Phase I and pre-clinical results with ODM-201, the ARADES trial show the drug is well tolerated, with no significant treatment-related adverse events. Prostate specific antigen (PSA) response was seen in 81% of 21 treatmnent naive patients and 92% achieved a greater than 50% PSA decrease. For post-abiraterone, post-chemo patients this decrease was seen in 67% of patients.

Researchers Study Role of Radical Prostatectomy for Prostate Cancer Patients

There is benefit to radical prostatectomy (RP) in prostate cancer patients, evenin the presence of screening. But, the benefit is limited to a subgroup of patients and can take years to become evident according to the study which analyzed the results of the Scandinavian Prostate Cancer Group Study Number 4 (SPCG-4) and the U.S. Prostate Cancer Intervention Versus Observation Trial (PIVOT) trials.

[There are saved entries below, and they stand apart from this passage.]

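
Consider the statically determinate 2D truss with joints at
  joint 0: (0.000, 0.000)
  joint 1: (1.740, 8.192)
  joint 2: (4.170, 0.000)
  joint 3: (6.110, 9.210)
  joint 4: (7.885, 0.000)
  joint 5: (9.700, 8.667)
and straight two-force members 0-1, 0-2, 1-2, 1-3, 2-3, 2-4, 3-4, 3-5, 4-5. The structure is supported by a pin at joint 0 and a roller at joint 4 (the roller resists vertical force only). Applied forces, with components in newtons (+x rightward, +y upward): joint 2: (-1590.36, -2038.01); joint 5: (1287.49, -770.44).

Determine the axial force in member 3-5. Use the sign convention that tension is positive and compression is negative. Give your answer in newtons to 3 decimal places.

N=6 nodes, M=9 members, R=3 reactions → 2N=12, M+R=12
member 0 (0-1): L=8.3748, (cx,cy)=(0.2078,0.9782)
member 1 (0-2): L=4.1700, (cx,cy)=(1.0000,0.0000)
member 2 (1-2): L=8.5448, (cx,cy)=(0.2844,-0.9587)
member 3 (1-3): L=4.4870, (cx,cy)=(0.9739,0.2269)
member 4 (2-3): L=9.4121, (cx,cy)=(0.2061,0.9785)
member 5 (2-4): L=3.7150, (cx,cy)=(1.0000,0.0000)
member 6 (3-4): L=9.3795, (cx,cy)=(0.1892,-0.9819)
member 7 (3-5): L=3.6308, (cx,cy)=(0.9888,-0.1496)
member 8 (4-5): L=8.8550, (cx,cy)=(0.2050,0.9788)
solve A·x = −loads:
  F[0-1] = +646.4228 N (tension)
  F[0-2] = -437.1756 N (compression)
  F[1-2] = -586.3946 N (compression)
  F[1-3] = +309.1273 N (tension)
  F[2-3] = +2657.2513 N (tension)
  F[2-4] = +438.7175 N (tension)
  F[3-4] = -2935.7882 N (compression)
  F[3-5] = +1420.3225 N (tension)
  F[4-5] = -570.1320 N (compression)
  Rx@0 = +302.8700 N
  Ry@0 = -632.3167 N
  Ry@4 = +3440.7667 N

1420.323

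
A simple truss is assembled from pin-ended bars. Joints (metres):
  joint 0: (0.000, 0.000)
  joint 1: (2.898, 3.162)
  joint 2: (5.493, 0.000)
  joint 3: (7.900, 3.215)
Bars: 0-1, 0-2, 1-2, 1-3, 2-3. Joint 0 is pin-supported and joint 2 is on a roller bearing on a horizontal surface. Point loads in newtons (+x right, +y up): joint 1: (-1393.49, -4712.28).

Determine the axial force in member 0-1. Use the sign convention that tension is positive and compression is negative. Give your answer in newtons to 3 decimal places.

-4107.805

N=4 nodes, M=5 members, R=3 reactions → 2N=8, M+R=8
member 0 (0-1): L=4.2891, (cx,cy)=(0.6757,0.7372)
member 1 (0-2): L=5.4930, (cx,cy)=(1.0000,0.0000)
member 2 (1-2): L=4.0905, (cx,cy)=(0.6344,-0.7730)
member 3 (1-3): L=5.0023, (cx,cy)=(0.9999,0.0106)
member 4 (2-3): L=4.0162, (cx,cy)=(0.5993,0.8005)
solve A·x = −loads:
  F[0-1] = -4107.8046 N (compression)
  F[0-2] = +1381.9945 N (tension)
  F[1-2] = -2178.4439 N (compression)
  F[1-3] = -0.0000 N (compression)
  F[2-3] = +0.0000 N (tension)
  Rx@0 = +1393.4900 N
  Ry@0 = +3028.3237 N
  Ry@2 = +1683.9563 N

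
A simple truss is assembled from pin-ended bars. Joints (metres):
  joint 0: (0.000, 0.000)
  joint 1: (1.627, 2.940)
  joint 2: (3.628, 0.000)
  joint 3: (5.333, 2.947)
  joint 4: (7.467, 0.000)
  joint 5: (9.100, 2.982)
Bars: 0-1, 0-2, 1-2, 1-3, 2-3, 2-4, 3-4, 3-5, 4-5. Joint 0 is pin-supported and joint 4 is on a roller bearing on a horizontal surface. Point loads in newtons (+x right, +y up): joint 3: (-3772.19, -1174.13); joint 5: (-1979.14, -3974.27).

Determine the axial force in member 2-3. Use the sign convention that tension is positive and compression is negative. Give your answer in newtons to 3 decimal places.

-2011.949

N=6 nodes, M=9 members, R=3 reactions → 2N=12, M+R=12
member 0 (0-1): L=3.3602, (cx,cy)=(0.4842,0.8750)
member 1 (0-2): L=3.6280, (cx,cy)=(1.0000,0.0000)
member 2 (1-2): L=3.5563, (cx,cy)=(0.5627,-0.8267)
member 3 (1-3): L=3.7060, (cx,cy)=(1.0000,0.0019)
member 4 (2-3): L=3.4047, (cx,cy)=(0.5008,0.8656)
member 5 (2-4): L=3.8390, (cx,cy)=(1.0000,0.0000)
member 6 (3-4): L=3.6385, (cx,cy)=(0.5865,-0.8099)
member 7 (3-5): L=3.7672, (cx,cy)=(1.0000,0.0093)
member 8 (4-5): L=3.3999, (cx,cy)=(0.4803,0.8771)
solve A·x = −loads:
  F[0-1] = -1995.0183 N (compression)
  F[0-2] = -4785.3382 N (compression)
  F[1-2] = +2106.5794 N (tension)
  F[1-3] = -2151.2753 N (compression)
  F[2-3] = -2011.9492 N (compression)
  F[2-4] = -2592.5115 N (compression)
  F[3-4] = +707.7822 N (tension)
  F[3-5] = +198.2632 N (tension)
  F[4-5] = -4533.2675 N (compression)
  Rx@0 = +5751.3300 N
  Ry@0 = +1745.5538 N
  Ry@4 = +3402.8462 N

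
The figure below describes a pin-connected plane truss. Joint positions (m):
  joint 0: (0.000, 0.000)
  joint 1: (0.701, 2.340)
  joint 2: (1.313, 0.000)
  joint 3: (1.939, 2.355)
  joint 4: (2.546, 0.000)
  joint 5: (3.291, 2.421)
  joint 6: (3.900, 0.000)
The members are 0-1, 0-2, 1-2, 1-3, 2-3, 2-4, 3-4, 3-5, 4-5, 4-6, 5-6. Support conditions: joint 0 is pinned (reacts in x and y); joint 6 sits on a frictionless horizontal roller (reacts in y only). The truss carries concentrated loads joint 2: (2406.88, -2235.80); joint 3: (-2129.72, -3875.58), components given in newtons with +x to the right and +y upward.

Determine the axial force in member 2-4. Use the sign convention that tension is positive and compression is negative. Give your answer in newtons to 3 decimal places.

N=7 nodes, M=11 members, R=3 reactions → 2N=14, M+R=14
member 0 (0-1): L=2.4427, (cx,cy)=(0.2870,0.9579)
member 1 (0-2): L=1.3130, (cx,cy)=(1.0000,0.0000)
member 2 (1-2): L=2.4187, (cx,cy)=(0.2530,-0.9675)
member 3 (1-3): L=1.2381, (cx,cy)=(0.9999,0.0121)
member 4 (2-3): L=2.4368, (cx,cy)=(0.2569,0.9664)
member 5 (2-4): L=1.2330, (cx,cy)=(1.0000,0.0000)
member 6 (3-4): L=2.4320, (cx,cy)=(0.2496,-0.9684)
member 7 (3-5): L=1.3536, (cx,cy)=(0.9988,0.0488)
member 8 (4-5): L=2.5330, (cx,cy)=(0.2941,0.9558)
member 9 (4-6): L=1.3540, (cx,cy)=(1.0000,0.0000)
member 10 (5-6): L=2.4964, (cx,cy)=(0.2439,-0.9698)
solve A·x = −loads:
  F[0-1] = -4924.9750 N (compression)
  F[0-2] = +1690.4913 N (tension)
  F[1-2] = +4843.4627 N (tension)
  F[1-3] = -2639.0555 N (compression)
  F[2-3] = -2535.1334 N (compression)
  F[2-4] = +1160.4082 N (tension)
  F[3-4] = -1478.9902 N (compression)
  F[3-5] = -792.2064 N (compression)
  F[4-5] = +1498.4579 N (tension)
  F[4-6] = +350.5473 N (tension)
  F[5-6] = -1436.9686 N (compression)
  Rx@0 = -277.1600 N
  Ry@0 = +4717.8250 N
  Ry@6 = +1393.5550 N

1160.408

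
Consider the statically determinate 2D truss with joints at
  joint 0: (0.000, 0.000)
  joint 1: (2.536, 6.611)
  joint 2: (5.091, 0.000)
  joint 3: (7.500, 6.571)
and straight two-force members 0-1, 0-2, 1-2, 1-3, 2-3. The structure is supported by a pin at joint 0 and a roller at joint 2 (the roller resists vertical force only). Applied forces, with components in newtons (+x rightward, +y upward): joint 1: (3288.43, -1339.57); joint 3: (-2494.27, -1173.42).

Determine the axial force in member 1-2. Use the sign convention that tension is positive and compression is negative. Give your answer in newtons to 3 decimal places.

N=4 nodes, M=5 members, R=3 reactions → 2N=8, M+R=8
member 0 (0-1): L=7.0807, (cx,cy)=(0.3582,0.9337)
member 1 (0-2): L=5.0910, (cx,cy)=(1.0000,0.0000)
member 2 (1-2): L=7.0875, (cx,cy)=(0.3605,-0.9328)
member 3 (1-3): L=4.9642, (cx,cy)=(1.0000,-0.0081)
member 4 (2-3): L=6.9987, (cx,cy)=(0.3442,0.9389)
solve A·x = −loads:
  F[0-1] = +1000.1803 N (tension)
  F[0-2] = +435.9398 N (tension)
  F[1-2] = -2419.4977 N (compression)
  F[1-3] = -2058.0686 N (compression)
  F[2-3] = -1267.4534 N (compression)
  Rx@0 = -794.1600 N
  Ry@0 = -933.8303 N
  Ry@2 = +3446.8203 N

-2419.498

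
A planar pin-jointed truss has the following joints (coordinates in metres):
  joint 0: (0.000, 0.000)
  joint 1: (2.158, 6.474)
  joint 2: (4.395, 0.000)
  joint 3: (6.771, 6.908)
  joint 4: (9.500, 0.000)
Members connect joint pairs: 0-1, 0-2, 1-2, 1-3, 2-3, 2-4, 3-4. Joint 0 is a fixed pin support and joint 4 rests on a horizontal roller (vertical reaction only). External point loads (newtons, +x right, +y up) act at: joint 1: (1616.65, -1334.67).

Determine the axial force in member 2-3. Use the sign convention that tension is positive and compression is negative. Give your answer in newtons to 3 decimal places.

N=5 nodes, M=7 members, R=3 reactions → 2N=10, M+R=10
member 0 (0-1): L=6.8242, (cx,cy)=(0.3162,0.9487)
member 1 (0-2): L=4.3950, (cx,cy)=(1.0000,0.0000)
member 2 (1-2): L=6.8496, (cx,cy)=(0.3266,-0.9452)
member 3 (1-3): L=4.6334, (cx,cy)=(0.9956,0.0937)
member 4 (2-3): L=7.3052, (cx,cy)=(0.3252,0.9456)
member 5 (2-4): L=5.1050, (cx,cy)=(1.0000,0.0000)
member 6 (3-4): L=7.4275, (cx,cy)=(0.3674,-0.9301)
solve A·x = −loads:
  F[0-1] = +74.0134 N (tension)
  F[0-2] = +1593.2449 N (tension)
  F[1-2] = -1593.1885 N (compression)
  F[1-3] = -1077.6650 N (compression)
  F[2-3] = +1592.4097 N (tension)
  F[2-4] = +554.9988 N (tension)
  F[3-4] = -1510.5384 N (compression)
  Rx@0 = -1616.6500 N
  Ry@0 = -70.2153 N
  Ry@4 = +1404.8853 N

1592.410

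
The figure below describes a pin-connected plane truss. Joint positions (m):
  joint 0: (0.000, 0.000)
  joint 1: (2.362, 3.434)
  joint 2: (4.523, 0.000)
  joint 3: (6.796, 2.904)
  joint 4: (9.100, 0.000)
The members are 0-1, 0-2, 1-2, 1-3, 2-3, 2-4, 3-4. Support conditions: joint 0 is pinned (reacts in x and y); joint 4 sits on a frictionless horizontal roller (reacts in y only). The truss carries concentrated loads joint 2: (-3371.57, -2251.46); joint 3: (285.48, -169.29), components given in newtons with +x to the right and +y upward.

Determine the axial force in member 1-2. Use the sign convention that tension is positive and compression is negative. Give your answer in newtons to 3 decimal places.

1499.056

N=5 nodes, M=7 members, R=3 reactions → 2N=10, M+R=10
member 0 (0-1): L=4.1679, (cx,cy)=(0.5667,0.8239)
member 1 (0-2): L=4.5230, (cx,cy)=(1.0000,0.0000)
member 2 (1-2): L=4.0574, (cx,cy)=(0.5326,-0.8464)
member 3 (1-3): L=4.4656, (cx,cy)=(0.9929,-0.1187)
member 4 (2-3): L=3.6878, (cx,cy)=(0.6164,0.7875)
member 5 (2-4): L=4.5770, (cx,cy)=(1.0000,0.0000)
member 6 (3-4): L=3.7070, (cx,cy)=(0.6215,-0.7834)
solve A·x = −loads:
  F[0-1] = -1315.8740 N (compression)
  F[0-2] = -2340.3683 N (compression)
  F[1-2] = +1499.0556 N (tension)
  F[1-3] = -1555.1266 N (compression)
  F[2-3] = +1247.9523 N (tension)
  F[2-4] = +1060.4275 N (tension)
  F[3-4] = -1706.1518 N (compression)
  Rx@0 = +3086.0900 N
  Ry@0 = +1084.1695 N
  Ry@4 = +1336.5805 N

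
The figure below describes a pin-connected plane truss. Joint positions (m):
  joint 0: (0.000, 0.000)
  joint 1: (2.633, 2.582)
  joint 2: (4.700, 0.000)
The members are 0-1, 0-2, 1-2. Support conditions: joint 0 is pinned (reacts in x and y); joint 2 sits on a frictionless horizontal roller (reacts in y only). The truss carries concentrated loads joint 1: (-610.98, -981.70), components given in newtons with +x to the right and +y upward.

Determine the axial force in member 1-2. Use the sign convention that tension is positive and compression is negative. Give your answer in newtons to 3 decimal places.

-274.526

N=3 nodes, M=3 members, R=3 reactions → 2N=6, M+R=6
member 0 (0-1): L=3.6877, (cx,cy)=(0.7140,0.7002)
member 1 (0-2): L=4.7000, (cx,cy)=(1.0000,0.0000)
member 2 (1-2): L=3.3074, (cx,cy)=(0.6250,-0.7807)
solve A·x = −loads:
  F[0-1] = -1096.0211 N (compression)
  F[0-2] = +171.5657 N (tension)
  F[1-2] = -274.5257 N (compression)
  Rx@0 = +610.9800 N
  Ry@0 = +767.3881 N
  Ry@2 = +214.3119 N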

Targeting Constitutively Activated β1 Integrin Could Be a New Target for Prevention of Metastasis of Prostate Cancer

Researchers from the MD Anderson Cancer Center in Houston show that β1 integrin activation occurs in metastatic progression of prostate cancer and is constitutively active in late state prostate cancer cells. The study shows the integrin palys a reole in survival of metastatic prostate cancer cells in circulation. Inhibition of β1 integrin activity by antibody or knockdown results in increased apoptosis.

Prostate cancer risk reduction in men taking dutasteride, but some concerns remain

Nearly 2,800 men participated in the four-year REDUCE (REduction by DUtasteride of prostate Cancer Events) observational clinical study evaluated prostate cancer risk reduction in men taking dutasteride, a 5-alpha-reductase inhibitor (5ARI) typically used to treat enlarged prostate. Results showed that few new prostate cancers were detected during the two-year follow-up in either treatment group and no deaths were reported. However, the former dutasteride group produced double the number of cancers than the former placebo group (14 vs. 7).

Consistent epigenetic ‘signatures’ found in prostate cancer patients’ metastatic tumors

Researchers at Johns Hopkins analyzed 13 metastatic prostate tumors, finding a a consistent epigenetic signature among the samples. The discovery of the stable, epigenetic “marks” that sit on the nuclear DNA of cancer cells and alter gene expression, defies a prevailing belief that the marks vary so much within each individual’s widespread cancers that they have little or no value as targets for therapy or as biomarkers for treatment response and predicting disease severity.

Behavioral stress accelerates prostate cancer development in mice, new study shows

We know stress is bad for cancer patients in general. Now, a new study shows mouse prostate cancer models under stress (they can smell a predator) had lower responses to cancer drug compared to non-stressed counterparts. A linked commentary suggests drugs such as beta-blockers that affect adrenaline could boost efficacy of anti-cancer treatments.